C.H: Je dis toujours à mes élus, mobilisés sur ces enjeux, que la bataille sera remportée lorsque la dimension du développement durable et de l'excellence écologique sera intégrée dans nos affaires politiques quotidiennes. Je me suis battue, lorsque j'avais la responsabilité de l'aménagement du territoire au conseil régional, pour rendre l'aménagement du territoire nécessairement durable ne serait-ce parce qu'il y a cette obligation de tenir compte des enjeux du développement durable et des enjeux environnementaux. J'ai envie que cette cause devienne quelque chose de naturel, d'innée sans forcément devoir le rappeler. Tant que l'on considérera l'environnement et le développement durable comme quelque chose d'à part, il y aura toujours la tentation de ne pas agir écologiquement afin de faire des économies par exemple, donc c'est notre priorité de mettre en place une politique écologique qui fonctionne. Par ailleurs, le projet d'Avignon [et de nombreuses grandes villes du sud] est de faire "disparaître" la voiture de l'intra-muros car il faut vraiment que le trafic routier soit beaucoup moins prégnant qu'il l'est aujourd'hui. Si on prend le cas de la place St-Didier, qui est pour moi l'une des plus belles places d'Avignon, on accepte "qu'une vingtaine de voitures fassent la loi" sur cette place plutôt que la population avignonnaise.
Il y a beaucoup de villes du sud qui ont une moindre qualité de vie que des villes qu'on peut voir sur la façade océanique parce que ces villes là sont allées plus loin dans la maîtrise de ces flux routiers.

C.M: Alors dans ces cas, pourquoi estimez-vous que le Tram est un "cadeau empoisonné"?

C.H: Je suis convaincue qu'il faut un moyen de transport aussi propre, écologique et performant qu'un tram, mais je défend une idée alternative qui est l'élaboration d'un BHNS (Bus à Haut Niveau de Service) qui apporte les mêmes réponses qu'un tramway en étant beaucoup moins coûteux (c'est d'ailleurs cela qui m'a toujours fait privilégier cette solution). Je pense aussi qu'il est important aujourd'hui qu'une agglomération porte des projets à la dimension de sa taille ; le tram est un effet de mode qui peut fonctionner dans de nombreuses villes comme Montpellier mais dans une ville comme Avignon je pense que la « solution bus » est plus pertinente parce qu'elle est moins coûteuse, parce qu'elle apporte les mêmes réponses qu'un tram et parce que j'estime qu'avec 90 millions d'euros on peut largement aménager une ligne de BHNS et quelques lignes chrono pour les heures de pointes.




C.M: 28 ans que vous êtes engagée au Parti Socialiste, députée puis conseillère régionale et maintenant maire d'Avignon, comment après autant de mandats et d'investissement en politique arrivez-vous à concilier vie privée et familiale avec vie politique ?
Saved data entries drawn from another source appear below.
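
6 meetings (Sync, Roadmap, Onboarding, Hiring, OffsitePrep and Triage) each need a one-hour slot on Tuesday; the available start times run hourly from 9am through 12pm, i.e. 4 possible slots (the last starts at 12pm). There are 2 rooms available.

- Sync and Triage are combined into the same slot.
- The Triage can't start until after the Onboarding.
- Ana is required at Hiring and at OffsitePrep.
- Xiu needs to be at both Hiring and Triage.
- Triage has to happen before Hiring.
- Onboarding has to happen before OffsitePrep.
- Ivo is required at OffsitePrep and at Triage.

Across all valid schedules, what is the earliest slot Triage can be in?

Precedence pushes Triage to at least 10am; downstream work caps Triage at 11am.
Triage at 10am is achievable: Roadmap in 9am, Onboarding in 9am, OffsitePrep in 12pm, Triage in 10am, Hiring in 11am, Sync in 10am.

10am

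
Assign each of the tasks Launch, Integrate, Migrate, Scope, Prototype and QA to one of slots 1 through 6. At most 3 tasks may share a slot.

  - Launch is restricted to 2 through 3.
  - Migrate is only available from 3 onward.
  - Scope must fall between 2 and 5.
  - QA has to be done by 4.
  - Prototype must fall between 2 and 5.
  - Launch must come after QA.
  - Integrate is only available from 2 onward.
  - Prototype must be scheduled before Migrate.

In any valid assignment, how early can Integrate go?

2

Integrate is available from 2.
Integrate at 2 is achievable: Integrate -> 2; Prototype -> 2; QA -> 1; Migrate -> 3; Scope -> 3; Launch -> 2.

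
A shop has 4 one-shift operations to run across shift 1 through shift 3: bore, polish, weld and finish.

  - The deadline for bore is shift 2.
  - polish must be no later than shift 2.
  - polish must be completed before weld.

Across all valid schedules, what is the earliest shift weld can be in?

shift 2

Precedence pushes weld to at least shift 2.
weld at shift 2 is achievable: finish=shift 1, weld=shift 2, bore=shift 1, polish=shift 1.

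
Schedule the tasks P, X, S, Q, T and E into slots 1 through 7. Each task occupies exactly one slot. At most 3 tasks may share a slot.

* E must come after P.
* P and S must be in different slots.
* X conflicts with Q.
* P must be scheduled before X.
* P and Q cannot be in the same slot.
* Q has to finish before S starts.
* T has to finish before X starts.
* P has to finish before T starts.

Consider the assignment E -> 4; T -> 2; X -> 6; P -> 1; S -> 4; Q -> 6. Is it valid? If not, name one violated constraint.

No — it violates: Q has to finish before S starts

P has to finish before T starts — holds.
P and S must be in different slots — holds.
P must be scheduled before X — holds.
X conflicts with Q — violated.
T has to finish before X starts — holds.
Q has to finish before S starts — violated.
P and Q cannot be in the same slot — holds.
E must come after P — holds.
At most 3 tasks may share a slot — holds.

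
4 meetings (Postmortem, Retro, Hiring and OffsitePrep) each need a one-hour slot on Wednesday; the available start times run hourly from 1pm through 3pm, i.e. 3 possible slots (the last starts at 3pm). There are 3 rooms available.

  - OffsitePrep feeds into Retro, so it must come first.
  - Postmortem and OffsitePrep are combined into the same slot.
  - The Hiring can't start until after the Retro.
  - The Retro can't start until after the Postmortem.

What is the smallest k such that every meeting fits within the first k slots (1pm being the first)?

3 slots

The precedence chain requires at least 3 distinct slots.
With at most 3 per slot and 4 meetings, at least 2 slots are needed.
3 works (last occupied slot: 3pm): for example Postmortem in 1pm, Retro in 2pm, OffsitePrep in 1pm, Hiring in 3pm.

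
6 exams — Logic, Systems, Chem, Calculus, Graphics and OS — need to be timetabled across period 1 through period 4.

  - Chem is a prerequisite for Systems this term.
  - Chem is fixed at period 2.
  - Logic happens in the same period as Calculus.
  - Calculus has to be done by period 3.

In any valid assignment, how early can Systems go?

period 3

Precedence pushes Systems to at least period 3.
Systems at period 3 is achievable: Logic in period 1, Systems in period 3, OS in period 1, Chem in period 2, Calculus in period 1, Graphics in period 1.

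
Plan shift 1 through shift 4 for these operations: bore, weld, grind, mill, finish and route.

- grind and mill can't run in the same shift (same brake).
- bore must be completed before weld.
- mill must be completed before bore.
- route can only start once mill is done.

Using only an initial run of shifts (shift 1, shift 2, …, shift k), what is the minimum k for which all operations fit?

The precedence chain requires at least 3 distinct shifts.
3 works (last occupied shift: shift 3): for example weld in shift 3, route in shift 2, bore in shift 2, grind in shift 2, finish in shift 1, mill in shift 1.

3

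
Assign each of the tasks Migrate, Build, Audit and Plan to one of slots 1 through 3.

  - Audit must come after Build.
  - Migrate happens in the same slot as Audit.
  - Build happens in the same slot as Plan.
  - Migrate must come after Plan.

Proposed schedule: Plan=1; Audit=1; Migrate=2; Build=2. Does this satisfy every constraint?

Audit must come after Build — violated.
Migrate happens in the same slot as Audit — violated.
Build happens in the same slot as Plan — violated.
Migrate must come after Plan — holds.

No. Audit must come after Build is not satisfied.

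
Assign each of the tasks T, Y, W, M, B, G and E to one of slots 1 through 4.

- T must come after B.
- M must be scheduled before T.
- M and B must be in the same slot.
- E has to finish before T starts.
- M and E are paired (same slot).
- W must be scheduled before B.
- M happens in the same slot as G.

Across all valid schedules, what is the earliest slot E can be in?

E must be in the same slot as B, which can't be before 2, so E is at least 2; downstream work caps E at 3.
E at 2 is achievable: E in 2, G in 2, Y in 1, W in 1, M in 2, T in 3, B in 2.

2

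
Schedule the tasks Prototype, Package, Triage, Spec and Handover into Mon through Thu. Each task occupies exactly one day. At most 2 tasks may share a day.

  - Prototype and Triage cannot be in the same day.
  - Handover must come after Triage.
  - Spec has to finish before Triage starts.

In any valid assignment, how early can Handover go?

Wed

Precedence pushes Handover to at least Wed.
Handover at Wed is achievable: Prototype=Mon; Spec=Mon; Handover=Wed; Triage=Tue; Package=Tue.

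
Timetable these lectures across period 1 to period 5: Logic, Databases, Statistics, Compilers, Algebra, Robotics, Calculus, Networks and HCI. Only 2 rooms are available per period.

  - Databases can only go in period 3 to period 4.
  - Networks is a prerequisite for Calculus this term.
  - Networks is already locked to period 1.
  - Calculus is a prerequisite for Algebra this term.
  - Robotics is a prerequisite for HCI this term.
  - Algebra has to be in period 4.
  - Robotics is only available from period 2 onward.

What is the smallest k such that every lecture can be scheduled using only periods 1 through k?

The precedence chain requires at least 3 distinct periods.
With at most 2 per period and 9 lectures, at least 5 periods are needed.
Algebra can't be placed before period 4, so the schedule must run through at least period 4.
5 works (last occupied period: period 5): for example Robotics=period 2; Algebra=period 4; HCI=period 3; Networks=period 1; Compilers=period 5; Databases=period 3; Statistics=period 4; Calculus=period 2; Logic=period 1.

5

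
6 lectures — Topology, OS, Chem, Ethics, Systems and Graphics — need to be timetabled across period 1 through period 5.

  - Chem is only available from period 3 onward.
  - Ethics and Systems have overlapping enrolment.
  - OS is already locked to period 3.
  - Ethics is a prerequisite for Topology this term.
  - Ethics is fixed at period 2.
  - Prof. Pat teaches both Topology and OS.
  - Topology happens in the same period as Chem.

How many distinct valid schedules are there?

40

Splitting on Topology: it can be period 4 (20), period 5 (20). Listing each branch's schedules as (OS, Chem, Ethics, Systems, Graphics) by period number:
Topology=period 4: (3,4,2,1,1) (3,4,2,1,2) (3,4,2,1,3) (3,4,2,1,4) (3,4,2,1,5) (3,4,2,3,1) (3,4,2,3,2) (3,4,2,3,3) (3,4,2,3,4) (3,4,2,3,5) (3,4,2,4,1) (3,4,2,4,2) (3,4,2,4,3) (3,4,2,4,4) (3,4,2,4,5) (3,4,2,5,1) (3,4,2,5,2) (3,4,2,5,3) (3,4,2,5,4) (3,4,2,5,5) — 20.
Topology=period 5: (3,5,2,1,1) (3,5,2,1,2) (3,5,2,1,3) (3,5,2,1,4) (3,5,2,1,5) (3,5,2,3,1) (3,5,2,3,2) (3,5,2,3,3) (3,5,2,3,4) (3,5,2,3,5) (3,5,2,4,1) (3,5,2,4,2) (3,5,2,4,3) (3,5,2,4,4) (3,5,2,4,5) (3,5,2,5,1) (3,5,2,5,2) (3,5,2,5,3) (3,5,2,5,4) (3,5,2,5,5) — 20.
Summing: 20 + 20 = 40.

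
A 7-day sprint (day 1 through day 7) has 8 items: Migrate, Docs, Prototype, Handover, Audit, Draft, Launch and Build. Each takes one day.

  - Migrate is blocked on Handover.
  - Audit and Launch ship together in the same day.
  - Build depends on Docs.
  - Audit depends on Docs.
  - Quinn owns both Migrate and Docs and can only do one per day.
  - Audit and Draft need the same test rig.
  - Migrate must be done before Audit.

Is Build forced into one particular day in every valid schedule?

Build can be day 2 (e.g. Build=day 2, Draft=day 1, Migrate=day 2, Docs=day 1, Audit=day 3, Prototype=day 1, Launch=day 3, Handover=day 1) or day 3 (e.g. Audit -> day 3, Launch -> day 3, Handover -> day 1, Prototype -> day 1, Draft -> day 1, Build -> day 3, Docs -> day 1, Migrate -> day 2).

No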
C.H: Du point de vue professionnel, je suis universitaire - maître de conférence - donc c'est vrai que j'ai une certaine liberté dans l'organisation de mes heures de travail et un réel plaisir à faire ce métier (Géographe). Pendant mon mandat régional, j'ai réussi à concilier mon travail avec mon investissement politique grâce à un aménagement de mon emploi du temps qui me le permettait. Depuis que je suis maire, comme lorsque j'étais députée, je me consacre entièrement à ma fonction d'élue en me mettant en situation de détachement par rapport à ma profession bien qu'il m'est possible de retrouver mon poste d'enseignant-chercheur si je n'entreprends pas de second mandat.
Sur la vie familiale, c'est un choix de vie que l'on accepte. Je sais que moi j'ai toujours considéré que mes mandats étaient des engagements qui avaient un début et une fin, et que pendant cette période c'est un choix de vie donc pendant un certains temps je vais mettre un peu entre parenthèses ma vie familiale et privée parce que la fonction de maire prend énormément de temps. Après, sur ma vie familiale il s'avère qu'aujourd'hui je suis célibataire et sans enfant donc ça peut me faciliter les choses, car pour une femme, avoir des enfants à charge et assumer des fonctions électives c'est deux choses qui ne sont pas forcément très conciliables. Par contre, j'essaye de me laisser du temps pour moi, pour mes amis, pour ma famille (mes parents) parce que je pense que c'est important aussi d'avoir ces temps de respiration et de ressourcement pour s'évader un peu...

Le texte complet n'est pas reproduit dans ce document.